THERESA May’s negotiating hand with Brussels has been weakened after a leak revealed her government’s desperation to strike a Brexit deal by the end of the month.

A leaked day-by-day planning grid showed the Prime Minister had hoped to get cabinet agreement on Tuesday, with a vote in the House of Commons on November 27.

The unofficial plan, which was obtained by the BBC, said the government’s narrative would be of “measured success” rather than “champagne corks popping”.

Mrs May was to have told the CBI: “We have delivered on the referendum”, with other ministers making speeches, Commons statements and TV appearances to sell the deal.

However the timetable was frustrated by continued wrangling over an Irish backstop to stop the return of a hard border in the event of a No Deal.

Chief EU negotiator Michel Barnier told Belgian TV the two sides were not yet “close to reaching an agreement”, with the Irish question still “ a real point of divergence”.

The problems were again debated at Mrs May’s cabinet, as which ministers were told of the imperative of getting a deal by the end of November.

Without one, the government will have to mobilise money and manpower to start rolling out contingency measures needed for a No Deal.

"Everyone saw the difficulties of leaving it longer,” a senior cabinet source told the BBC.

Ministers have been told there may be another cabinet later this week.

After cabinet, Mrs May's spokesman said: "The Prime Minister said she was confident of reaching a deal.

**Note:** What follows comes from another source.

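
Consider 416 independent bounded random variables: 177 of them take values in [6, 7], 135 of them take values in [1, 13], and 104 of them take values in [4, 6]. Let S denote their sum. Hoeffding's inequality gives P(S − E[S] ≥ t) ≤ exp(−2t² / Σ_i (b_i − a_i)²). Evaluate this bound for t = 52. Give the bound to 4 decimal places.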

She said that, while the UK should aim to secure a withdrawal agreement as soon as possible, this would not be done at any cost


The government denied the leaked plan was official policy.

There was also bad news for Aaron Banks, the millionaire who is being investigated by the National Crime Agency over his bankrolling of the Leave campaign.

His insurance firm and the Leave.EU campaign he supported face fines totalling £135,000 after breaching data laws during and after the referendum by blurring data sets.

The UK Information Commissioner’s Office said more than 1m emails had been sent to Leave.EU subscribers containing marketing for Eldon Instance’s GoSkippy services.

Both firms face fines of £60,000 for the breach between February and July 2017.